On October 14, 1668 André received a piece of land located in Charlesbourg, and on October 23, 1668, in Notre Dame Church of Quebec, Father Henri de Bernieres blessed the marriage of Andre' Mignier and Jacquette Michel (1637 - 1710) a fille du Roi**.

In 1682, André and his family moved to Riviere-Ouelle, Quebec.

He died 20 Nov 1727, at Sainte-Anne-de-la-Pocatière, Quebec, Canada 

André's descendants -- in my direct line -- are:


Andre Mignier dit Lagace
Birth 4 Oct 1669 in Charlesbourg, Quebec, Canada
Death 4 February 1729 in Riviere Ouelle, Quebec, Canada
Married Francoise Ouellet 31 May 1701

Joseph Mignier dit Lagace
Birth 28 Dec 1706 in Rivière-du-Loup, Quebec, Canada
Death 1796 in Ste-Anne-de-la-Pocatière, Québec
Married Felicite Caouette 16 Aug 1730

Jean Baptiste Mignier Lagace
Birth abt 1749 in Sainte-Anne-de-la-Pocatière
Death 15 Sep 1828 in Québec, Quebec, Canada
Married Marie Judith Gravel Brindeliere 30 Oct 1775

Jean Baptiste Mignier Lagasse
Birth 24 Apr 1776 in Terrebonne, Quebec, Canada
Death before 1835 in St-Laurent (St-Laurent), Québec
Married Marie Angelique Baret dite Courville 21 Oct 1799

Marie Emélie Lagassé Meunier
Birth 24 Mar 1808 in Chateaugay, Quebec, Canada
Death 1883 in St-Antoine-Abbé, Quebec, Canada
Married Gabriel Pinsonneau 25 Oct 1824


Lucy Passino (Pinsonneau)
Birth 17 Jun 1836 in New York, United States
Death 2 Feb 1917 in Creston, Flathead, Montana, United States
Married John Galway Brown 23 Jan 1861

Abraham Lincoln Brown
Birth 25 Nov 1864 in Philadelphia, Jefferson, New York, United States
Death 8 Aug 1948 in Creston, Flathead, Montana, United States
Married Geneva "Neva" Plympton 1 Mar 1888

Lydia Corinna Brown
Birth 15 Sep 1891 in Sioux City, Clay Co., Iowa, United States
Death 25 Dec 1971 in Granada Hills, LA Co., California, United States
Married my grandfather 4 Sep 1912

Velma (my mother)
Birth 21 Oct 1914 in Kalispell, Flathead Co., Montana
Death 4 Oct 2004 in Chatsworth, Los Angeles Co., California, United States
Married my father 20 Aug 1936


I wonder if my love of shooting comes from André Mignier dit Lagace "The Trigger"?

Yours truly -- Jerry England

* dit names found primarily in France and New France (French-Canada) are essentially an alias tacked on to a family name or surname.
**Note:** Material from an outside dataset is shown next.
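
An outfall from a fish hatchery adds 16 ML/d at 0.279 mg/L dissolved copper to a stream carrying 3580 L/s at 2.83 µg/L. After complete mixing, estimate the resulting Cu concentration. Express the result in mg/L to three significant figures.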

Dit in French is a form of the word dire, which means "to say," and in the case of dit names is translated loosely as "that is to say," or "called." Therefore, the first name is the family's original surname, passed down to them by an ancestor, while the "dit" name is the name the person or family is actually called or known as. Dit names are used by families, not specific individuals, and are usually passed down to future generations, either in place of the original surname, or in addition to it.

** fille du Roi: The King's Daughters (French) a term used to refer to the approximately 800 young French women who immigrated to New France between 1663 and 1673 as part of a program sponsored by Louis XIV. The program was designed to boost Canada's population both by encouraging male immigrants to settle there, and by promoting marriage, family formation and the birth of children. While women and girls certainly emigrated to New France both before and after this time period, they were not considered to be filles du roi, as the term refers to women and girls who were actively recruited by the government and whose travel to the colony was paid for by the king.